Cyan (3rd July 2018)
So there are (very roughly) about 20,000 packages in the repo, and for each package its metadata record is a few KB in size (starting with about 1KB, I believe). If they compress each record individually, that's gonna hurt the compression ratio tremendously. Because there isn't much redundancy within a record, but there's a lot of similarity between the records, especially if they are sorted by the package name.
Zchunk is some sort of delta scheme. I haven't dug into the details, but is it trivially easy to use brotli for delta compression cases? Is there any reason Zstd would be preferred for such cases?

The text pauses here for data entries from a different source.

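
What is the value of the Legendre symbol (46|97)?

Pull out 2: since 97 ≡ 1 (mod 8), (2/97) = +1.
Reciprocity: 23 ≡ 3 and 97 ≡ 1 (mod 4), so (23/97) = +(97/23).
Reduce top mod 23: now compute (5/23).
Reciprocity: 5 ≡ 1 and 23 ≡ 3 (mod 4), so (5/23) = +(23/5).
Reduce top mod 5: now compute (3/5).
Reciprocity: 3 ≡ 3 and 5 ≡ 1 (mod 4), so (3/5) = +(5/3).
Reduce top mod 3: now compute (2/3).
Pull out 2: since 3 ≡ 3 (mod 8), (2/3) = -1.
Reached (1/3) = 1. Collecting the sign flips along the way, the symbol is -1.

-1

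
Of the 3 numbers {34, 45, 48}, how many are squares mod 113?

0

(34/113) = -1 → non-residue.
(45/113) = -1 → non-residue.
(48/113) = -1 → non-residue.
Total quadratic residues among the 3: 0.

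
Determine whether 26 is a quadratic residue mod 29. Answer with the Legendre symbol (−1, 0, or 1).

-1

Pull out 2: since 29 ≡ 5 (mod 8), (2/29) = -1.
Reciprocity: 13 ≡ 1 and 29 ≡ 1 (mod 4), so (13/29) = +(29/13).
Reduce top mod 13: now compute (3/13).
Reciprocity: 3 ≡ 3 and 13 ≡ 1 (mod 4), so (3/13) = +(13/3).
Reduce top mod 3: now compute (1/3).
Reached (1/3) = 1. Collecting the sign flips along the way, the symbol is -1.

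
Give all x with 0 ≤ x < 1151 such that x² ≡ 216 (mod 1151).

Since 1151 ≡ 3 (mod 4), a square root of 216 is 216^((1151+1)/4) = 216^288 mod 1151.
Repeated squaring: 216^2≡616, 216^4≡777, 216^8≡605, 216^16≡7, 216^32≡49, 216^64≡99, 216^128≡593, 216^256≡594 (mod 1151).
216^288 = 216^(256+32) ≡ 331 (mod 1151).
Check: 331² = 109561 ≡ 216 (mod 1151). The two roots are 331 and 820.

331, 820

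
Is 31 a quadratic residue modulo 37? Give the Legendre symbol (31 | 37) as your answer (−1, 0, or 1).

Euler's criterion: (31/37) ≡ 31^18 (mod 37).
31^2 ≡ 36 (mod 37)
31^4 ≡ 1 (mod 37)
31^8 ≡ 1 (mod 37)
31^16 ≡ 1 (mod 37)
31^18 = 31^(16+2) ≡ 36 (mod 37).
Result is 36 ≡ −1, so (31/37) = −1.

-1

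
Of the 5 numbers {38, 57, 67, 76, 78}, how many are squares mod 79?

3

(38/79) = +1 → QR.
(57/79) = -1 → non-residue.
(67/79) = +1 → QR.
(76/79) = +1 → QR.
(78/79) = -1 → non-residue.
Total quadratic residues among the 5: 3.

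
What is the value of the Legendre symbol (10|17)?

Pull out 2: since 17 ≡ 1 (mod 8), (2/17) = +1.
Reciprocity: 5 ≡ 1 and 17 ≡ 1 (mod 4), so (5/17) = +(17/5).
Reduce top mod 5: now compute (2/5).
Pull out 2: since 5 ≡ 5 (mod 8), (2/5) = -1.
Reached (1/5) = 1. Collecting the sign flips along the way, the symbol is -1.

-1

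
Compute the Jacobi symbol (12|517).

1

Pull out 2^2: since 517 ≡ 5 (mod 8), (2/517) = -1, so (2/517)^2 = +1.
Reciprocity: 3 ≡ 3 and 517 ≡ 1 (mod 4), so (3/517) = +(517/3).
Reduce top mod 3: now compute (1/3).
Reached (1/3) = 1. Collecting the sign flips along the way, the symbol is +1.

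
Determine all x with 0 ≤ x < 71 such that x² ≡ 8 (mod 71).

Since 71 ≡ 3 (mod 4), a square root of 8 is 8^((71+1)/4) = 8^18 mod 71.
Repeated squaring: 8^2≡64, 8^4≡49, 8^8≡58, 8^16≡27 (mod 71).
8^18 = 8^(16+2) ≡ 24 (mod 71).
Check: 24² = 576 ≡ 8 (mod 71). The two roots are 24 and 47.

24, 47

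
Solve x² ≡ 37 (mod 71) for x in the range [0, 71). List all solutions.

26, 45

Since 71 ≡ 3 (mod 4), a square root of 37 is 37^((71+1)/4) = 37^18 mod 71.
Repeated squaring: 37^2≡20, 37^4≡45, 37^8≡37, 37^16≡20 (mod 71).
37^18 = 37^(16+2) ≡ 45 (mod 71).
Check: 45² = 2025 ≡ 37 (mod 71). The two roots are 26 and 45.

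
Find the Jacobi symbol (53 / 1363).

Reciprocity: 53 ≡ 1 and 1363 ≡ 3 (mod 4), so (53/1363) = +(1363/53).
Reduce top mod 53: now compute (38/53).
Pull out 2: since 53 ≡ 5 (mod 8), (2/53) = -1.
Reciprocity: 19 ≡ 3 and 53 ≡ 1 (mod 4), so (19/53) = +(53/19).
Reduce top mod 19: now compute (15/19).
Reciprocity: 15 ≡ 3 and 19 ≡ 3 (mod 4), so (15/19) = −(19/15).
Reduce top mod 15: now compute (4/15).
Pull out 2^2: since 15 ≡ 7 (mod 8), (2/15) = +1, so (2/15)^2 = +1.
Reached (1/15) = 1. Collecting the sign flips along the way, the symbol is +1.

1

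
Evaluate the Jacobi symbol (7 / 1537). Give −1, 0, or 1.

1

Reciprocity: 7 ≡ 3 and 1537 ≡ 1 (mod 4), so (7/1537) = +(1537/7).
Reduce top mod 7: now compute (4/7).
Pull out 2^2: since 7 ≡ 7 (mod 8), (2/7) = +1, so (2/7)^2 = +1.
Reached (1/7) = 1. Collecting the sign flips along the way, the symbol is +1.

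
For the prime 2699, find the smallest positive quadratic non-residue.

(2/2699) = −1, so 2 is the smallest positive non-residue mod 2699.

2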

This is thoroughly explained on the link provided by Cyan. "Delta" here refer to chunk-based diffs. Not the delta we know as implemented in some lz compressors. See the parts where the author talks about the relation of zchunk with rsync and zsync. The format itself is pretty straightforward and I believe the algorithm of choice have little to nothing to do with the functionality of the program. Probably the author went for zstd because it is more known, a little more stable and pretty much state of the art for its niche. Maybe brotli is better for some cases, maybe not, but the author probably doesn't even know it, or he knows that probably nobody on his teamwork would volunteer to help him insert it. Remember that zstd is rapidly gaining adepts in the linux world. It is even included on the kernel. See this post for some uses of it.

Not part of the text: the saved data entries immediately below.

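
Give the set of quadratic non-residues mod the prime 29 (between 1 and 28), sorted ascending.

2 3 8 10 11 12 14 15 17 18 19 21 26 27

Square k = 1,…,14 (k and 29−k give the same square):
1²=1, 2²=4, 3²=9, 4²=16, 5²=25, 6²≡7, 7²≡20, 8²≡6, 9²≡23, 10²≡13, 11²≡5, 12²≡28, 13²≡24, 14²≡22 (mod 29).
The residues are {1, 4, 5, 6, 7, 9, 13, 16, 20, 22, 23, 24, 25, 28}; the non-residues are the remaining 14 nonzero classes.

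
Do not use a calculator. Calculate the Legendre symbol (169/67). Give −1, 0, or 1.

1

Euler's criterion: (169/67) ≡ 35^33 (mod 67).
35^2 ≡ 19 (mod 67)
35^4 ≡ 26 (mod 67)
35^8 ≡ 6 (mod 67)
35^16 ≡ 36 (mod 67)
35^32 ≡ 23 (mod 67)
35^33 = 35^(32+1) ≡ 1 (mod 67).
Result is 1, so (169/67) = 1.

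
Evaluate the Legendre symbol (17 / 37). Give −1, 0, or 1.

-1

Reciprocity: 17 ≡ 1 and 37 ≡ 1 (mod 4), so (17/37) = +(37/17).
Reduce top mod 17: now compute (3/17).
Reciprocity: 3 ≡ 3 and 17 ≡ 1 (mod 4), so (3/17) = +(17/3).
Reduce top mod 3: now compute (2/3).
Pull out 2: since 3 ≡ 3 (mod 8), (2/3) = -1.
Reached (1/3) = 1. Collecting the sign flips along the way, the symbol is -1.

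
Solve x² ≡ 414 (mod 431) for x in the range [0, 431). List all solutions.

198, 233

Since 431 ≡ 3 (mod 4), a square root of 414 is 414^((431+1)/4) = 414^108 mod 431.
Repeated squaring: 414^2≡289, 414^4≡338, 414^8≡29, 414^16≡410, 414^32≡10, 414^64≡100 (mod 431).
414^108 = 414^(64+32+8+4) ≡ 198 (mod 431).
Check: 198² = 39204 ≡ 414 (mod 431). The two roots are 198 and 233.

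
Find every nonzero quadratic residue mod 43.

Square k = 1,…,21 (k and 43−k give the same square):
1²=1, 2²=4, 3²=9, 4²=16, 5²=25, 6²=36, 7²≡6, 8²≡21, 9²≡38, 10²≡14, 11²≡35, 12²≡15, 13²≡40, 14²≡24, 15²≡10, 16²≡41, 17²≡31, 18²≡23, 19²≡17, 20²≡13, 21²≡11 (mod 43).
So the quadratic residues mod 43 are {1, 4, 6, 9, 10, 11, 13, 14, 15, 16, 17, 21, 23, 24, 25, 31, 35, 36, 38, 40, 41}.

1 4 6 9 10 11 13 14 15 16 17 21 23 24 25 31 35 36 38 40 41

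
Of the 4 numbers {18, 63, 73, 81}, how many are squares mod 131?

(18/131) = -1 → non-residue.
(63/131) = +1 → QR.
(73/131) = -1 → non-residue.
(81/131) = +1 → QR.
Total quadratic residues among the 4: 2.

2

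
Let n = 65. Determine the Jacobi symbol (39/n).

0

Reciprocity: 39 ≡ 3 and 65 ≡ 1 (mod 4), so (39/65) = +(65/39).
Reduce top mod 39: now compute (26/39).
Pull out 2: since 39 ≡ 7 (mod 8), (2/39) = +1.
Reciprocity: 13 ≡ 1 and 39 ≡ 3 (mod 4), so (13/39) = +(39/13).
Reduce top mod 13: now compute (0/13).
Top reduces to 0: gcd > 1, so the symbol is 0.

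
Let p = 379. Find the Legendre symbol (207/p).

Reciprocity: 207 ≡ 3 and 379 ≡ 3 (mod 4), so (207/379) = −(379/207).
Reduce top mod 207: now compute (172/207).
Pull out 2^2: since 207 ≡ 7 (mod 8), (2/207) = +1, so (2/207)^2 = +1.
Reciprocity: 43 ≡ 3 and 207 ≡ 3 (mod 4), so (43/207) = −(207/43).
Reduce top mod 43: now compute (35/43).
Reciprocity: 35 ≡ 3 and 43 ≡ 3 (mod 4), so (35/43) = −(43/35).
Reduce top mod 35: now compute (8/35).
Pull out 2^3: since 35 ≡ 3 (mod 8), (2/35) = -1, so (2/35)^3 = -1.
Reached (1/35) = 1. Collecting the sign flips along the way, the symbol is +1.

1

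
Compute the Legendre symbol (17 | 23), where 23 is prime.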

Comparing Brotli and Zstd, Brotli is very likely more widely available: it is in .NET, in iOS (including TV and phone versions of iOS), in Windows, in Android and in every browser that is still being developed. Brotli is even included in my LG tv.
Sure, it is not in the linux kernel. I think zstd got their foot in by benchmarking brotli 11 with 4-16 MB window against zstd 22 with 128 MB window. For quite a while the zstd's wikipedia page claimed faster compression and decompression for zstd with a better compression rate. Even today, the LTCB is not including the large window brotli results that would make it generally favorable over zstd. Large window is slowly fixing that, and a meta-analysis of recent benchmarking efforts shows Brotli compressing ~5 % more densely than zstd (when both are run at maximal settings in large corpus scenarios where the static dictionary doesn't help Brotli).
For compressed filesystem use zstd may have a better balance of features -- there decompression speed can be really critical, but I consider brotli more balanced for the general use case.
Last edited by Jyrki Alakuijala; 4th July 2018 at 15:19.
That I didn't know. Thanks for the info!
Jyrki, do you really believe that the current situation is the result of a benchmark publication on LTCB ?
Zstd for the filesystem or possibly for the datacenter network fabric seems to be a better fit for the properties of zstd.
Gonzalo (4th July 2018)
My bad. I stand corrected
A compression benchmark needs to the use the same hardware for all codecs, and ideally the latest versions of each codec.
What is streaming implementation anyway? All compressors have some lag during compression and decompression. If we pair compressor and decompressor (pipe compressor output directly to decompressor) then before the decompressor will output some original byte compressor will have to process many following input bytes.
A streaming data format is one where you don't need a lot of future data to decide how to decode the current bits.
An encoding streaming friendly data format is one where you don't need have a lot of data available before you can compress. For example ANS is a minute step away from encoding streaming friendliness, since data needs to be encoded backwards.